Amy Winehouse: What kind of fuckery is this?

Daphne A. Brooks, associate professor of English and African-American studies at Princeton University, socks it to Amy Winehouse in an article for the Nation, Amy Winehouse and the (Black) Art of Appropriation:

What makes this act slightly less than amusing is the fact that Winehouse has built her stardom on recycling the looks and sounds–the Wurlitzer, hand claps and upright bass–of Freedom Ride-era pop music to sell her tale of rapidly unfolding decline. It’s one thing in our celebreality culture of scandals and bad behavior to garner attention by singing a pop anthem about resisting rehab. It’s quite another to set these finely crafted tales from the “gritty” English ‘hood to doo-wop hopefulness and buoyant, “Dancing in the Streets” percussive melodies that recall the upbeat tenor of King-era activism. This summer, the dissonance grew deafening when Winehouse was caught on video singing slurs about blacks and Asians–not to mention gays and disabled folk–to the tune of “Head, Shoulders, Knees and Toes” while hanging out in what looked like a crack den.

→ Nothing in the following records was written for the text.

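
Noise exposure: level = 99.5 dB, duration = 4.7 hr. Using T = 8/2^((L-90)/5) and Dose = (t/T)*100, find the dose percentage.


T_allowed = 8 / 2^((99.5 - 90)/5) = 2.14355 hr
Dose = 4.7 / 2.14355 * 100 = 219.26 %


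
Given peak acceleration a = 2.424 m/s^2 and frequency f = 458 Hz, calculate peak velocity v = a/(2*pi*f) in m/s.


omega = 2*pi*f = 2*pi*458 = 2877.7 rad/s
v = a / omega = 2.424 / 2877.7 = 0.00084234 m/s


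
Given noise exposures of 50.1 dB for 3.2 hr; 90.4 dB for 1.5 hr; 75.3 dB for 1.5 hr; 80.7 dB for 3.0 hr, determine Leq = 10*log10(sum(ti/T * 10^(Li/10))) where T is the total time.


T_total = 3.2 + 1.5 + 1.5 + 3.0 = 9.2 hr
(3.2/9.2) * 10^(50.1/10) = 35592.8
(1.5/9.2) * 10^(90.4/10) = 1.78774e+08
(1.5/9.2) * 10^(75.3/10) = 5.52463e+06
(3.0/9.2) * 10^(80.7/10) = 3.83119e+07
Sum = 35592.8 + 1.78774e+08 + 5.52463e+06 + 3.83119e+07 = 2.22646e+08
Leq = 10*log10(2.22646e+08) = 83.476 dB


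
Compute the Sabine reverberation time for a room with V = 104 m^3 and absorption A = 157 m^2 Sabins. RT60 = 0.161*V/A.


RT60 = 0.161 * 104 / 157 = 0.10665 s


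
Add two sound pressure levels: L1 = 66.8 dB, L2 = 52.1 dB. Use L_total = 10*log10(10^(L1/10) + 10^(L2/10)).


10^(66.8/10) = 4.7863e+06
10^(52.1/10) = 162181
Sum = 4.7863e+06 + 162181 = 4.94848e+06
L_total = 10*log10(4.94848e+06) = 66.945 dB


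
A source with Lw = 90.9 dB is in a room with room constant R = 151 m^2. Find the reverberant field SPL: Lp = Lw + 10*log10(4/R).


4/R = 4/151 = 0.0264901
Lp = 90.9 + 10*log10(0.0264901) = 75.131 dB


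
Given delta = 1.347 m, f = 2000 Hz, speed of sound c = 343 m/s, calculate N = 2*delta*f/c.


N = 2*delta*f/c = 2*delta/lambda, where lambda = c/f
lambda = 343 / 2000 = 0.1715 m
N = 2 * 1.347 / 0.1715 = 15.708


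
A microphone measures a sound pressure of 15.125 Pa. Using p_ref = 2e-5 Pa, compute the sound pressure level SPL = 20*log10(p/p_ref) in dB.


p / p_ref = 15.125 / 2e-5 = 756250
SPL = 20 * log10(756250) = 117.57 dB


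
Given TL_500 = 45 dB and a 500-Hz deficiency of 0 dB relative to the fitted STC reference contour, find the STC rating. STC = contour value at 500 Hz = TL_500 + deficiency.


By ASTM E413, STC = value of the fitted reference contour at 500 Hz.
Contour value at 500 Hz = TL_500 + deficiency = 45 + 0 = 45
STC = 45


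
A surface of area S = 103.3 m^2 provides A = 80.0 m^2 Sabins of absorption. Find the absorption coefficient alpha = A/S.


Absorption coefficient = absorbed power / incident power
alpha = A / S = 80.0 / 103.3 = 0.77444


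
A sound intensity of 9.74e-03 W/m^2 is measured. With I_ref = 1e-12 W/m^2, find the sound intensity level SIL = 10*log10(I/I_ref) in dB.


I / I_ref = 9.74e-03 / 1e-12 = 9.74e+09
SIL = 10 * log10(9.74e+09) = 99.886 dB


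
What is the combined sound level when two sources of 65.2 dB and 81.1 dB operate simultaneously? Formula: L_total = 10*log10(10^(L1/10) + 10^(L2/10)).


10^(65.2/10) = 3.31131e+06
10^(81.1/10) = 1.28825e+08
Sum = 3.31131e+06 + 1.28825e+08 = 1.32136e+08
L_total = 10*log10(1.32136e+08) = 81.21 dB


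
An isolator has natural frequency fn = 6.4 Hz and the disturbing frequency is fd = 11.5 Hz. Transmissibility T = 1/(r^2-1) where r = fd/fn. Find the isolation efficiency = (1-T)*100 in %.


r = 11.5 / 6.4 = 1.79688
r^2 - 1 = 1.79688^2 - 1 = 2.22878
T = 1/2.22878 = 0.448676
Efficiency = (1 - 0.448676)*100 = 55.132 %


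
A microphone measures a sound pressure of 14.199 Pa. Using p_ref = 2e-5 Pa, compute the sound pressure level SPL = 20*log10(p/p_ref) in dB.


p / p_ref = 14.199 / 2e-5 = 709950
SPL = 20 * log10(709950) = 117.02 dB


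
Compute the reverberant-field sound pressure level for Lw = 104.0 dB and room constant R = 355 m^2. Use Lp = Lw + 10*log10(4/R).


4/R = 4/355 = 0.0112676
Lp = 104.0 + 10*log10(0.0112676) = 84.518 dB


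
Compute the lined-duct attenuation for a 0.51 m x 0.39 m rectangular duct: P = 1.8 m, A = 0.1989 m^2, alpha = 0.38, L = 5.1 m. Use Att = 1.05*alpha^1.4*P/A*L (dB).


alpha^1.4 = 0.38^1.4 = 0.258046
Attenuation rate = 1.05 * alpha^1.4 * P / A
= 1.05 * 0.258046 * 1.8 / 0.1989 = 2.45202 dB/m
Total Att = 2.45202 * 5.1 = 12.505 dB


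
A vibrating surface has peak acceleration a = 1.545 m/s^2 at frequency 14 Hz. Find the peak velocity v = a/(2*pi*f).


omega = 2*pi*f = 2*pi*14 = 87.9646 rad/s
v = a / omega = 1.545 / 87.9646 = 0.017564 m/s


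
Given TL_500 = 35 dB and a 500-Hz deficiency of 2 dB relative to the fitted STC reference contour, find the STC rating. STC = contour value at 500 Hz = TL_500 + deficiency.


By ASTM E413, STC = value of the fitted reference contour at 500 Hz.
Contour value at 500 Hz = TL_500 + deficiency = 35 + 2 = 37
STC = 37


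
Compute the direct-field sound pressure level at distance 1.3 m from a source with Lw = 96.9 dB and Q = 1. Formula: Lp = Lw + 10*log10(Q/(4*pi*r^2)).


4*pi*r^2 = 4*pi*1.3^2 = 21.2372 m^2
Q / (4*pi*r^2) = 1 / 21.2372 = 0.0470872
Lp = 96.9 + 10*log10(0.0470872) = 83.629 dB


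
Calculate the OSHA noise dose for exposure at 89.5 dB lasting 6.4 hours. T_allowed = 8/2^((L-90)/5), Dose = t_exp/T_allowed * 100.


T_allowed = 8 / 2^((89.5 - 90)/5) = 8.57419 hr
Dose = 6.4 / 8.57419 * 100 = 74.643 %


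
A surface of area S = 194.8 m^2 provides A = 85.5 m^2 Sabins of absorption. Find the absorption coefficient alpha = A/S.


Absorption coefficient = absorbed power / incident power
alpha = A / S = 85.5 / 194.8 = 0.43891


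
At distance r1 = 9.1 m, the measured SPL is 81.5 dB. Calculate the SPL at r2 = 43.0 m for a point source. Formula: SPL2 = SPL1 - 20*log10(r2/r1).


r2/r1 = 43.0/9.1 = 4.72527
Correction = 20*log10(4.72527) = 13.4885 dB
SPL2 = 81.5 - 13.4885 = 68.011 dB


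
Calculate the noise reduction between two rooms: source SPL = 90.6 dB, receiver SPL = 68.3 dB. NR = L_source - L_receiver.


NR = L_source - L_receiver (difference between source and receiving room levels)
NR = 90.6 - 68.3 = 22.3 dB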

Check out what Brooks has to say about the Dap-Kings after the jump…


On the Dap-Kings:

Considered by some listeners to be the heartbeat of the current retro-soul revival, Brooklyn’s Dap-Kings emerged in 2000 as the house band at Daptone Records with an analog sound in an increasingly digital world. Heavy on brass and a crisp, early funk-and-soul percussive beat, the band developed a nostalgia-hungry indie following by reproducing note for note the compositional style of a bygone era. (A word of advice to hipster strivers: leapfrogging backward over hip-hop will always get you cred.) It was music that resuscitated the sound as well as the aura of black culture circa 1964–yet it was played by a predominantly white group of musicians.

Winehouse is something of a departure for the Dap-Kings, who are regularly fronted by 52-year-old African-American vocalist Sharon Jones, perhaps the true heir apparent to James and Ruth Brown alike. With a deeper and more powerful range than Winehouse, Jones has recorded three full-length albums with the Dap-Kings, none of which have moved anywhere near the number of units that Winehouse has. It would be easy to suggest that Winehouse “hijacked” Jones’s retro-soul soundtrack, but Winehouse doesn’t sound all that much like Jones, whose raw power and propulsive energy is more Godfather of Soul and less girl-group demure. Far removed from Jones’s infectious spirit, Winehouse’s pseudo-inebriated singing is more like a caricature of Amos ‘n’ Andy meets one of Billie Holiday on heroin.

At least Brooks recognizes the awesomeness of Sharon Jones!

Via Idolator.

4 thoughts on “Amy Winehouse: What kind of fuckery is this?”

  1. I’m sorry, but I don’t harken back to King-era activism (or record companies chronically ripping off artists) when I listen to doo-wop or anything else from that era. Winehouse did a clever job appropriating wall-of-sound-era music and adapting it to her own fucked-up stories, something plenty of musicians have done before (and some of whom we like)…if she weren’t such a racist crackhead and instead was doing work for Greenpeace (but writing the same songs), we’d all be talking about how brilliant she was.

    We can’t always keep the person separate from the music, but we can try.

  2. Let me get this straight. We’re supposed to hold Winehouse to a greater amount of scrutiny because she’s revered among proclaimed hipsters that don’t properly attribute her style to Mamie Smith? On top of that, Winehouse herself is suppose to raise herself to the same elite echelon that Ms. Brooks demands of everyone, a society of socially aware and culturally respectful individuals that watch their mouths, even when the cell phone cameras are capturing their addictions in a fucking crack den.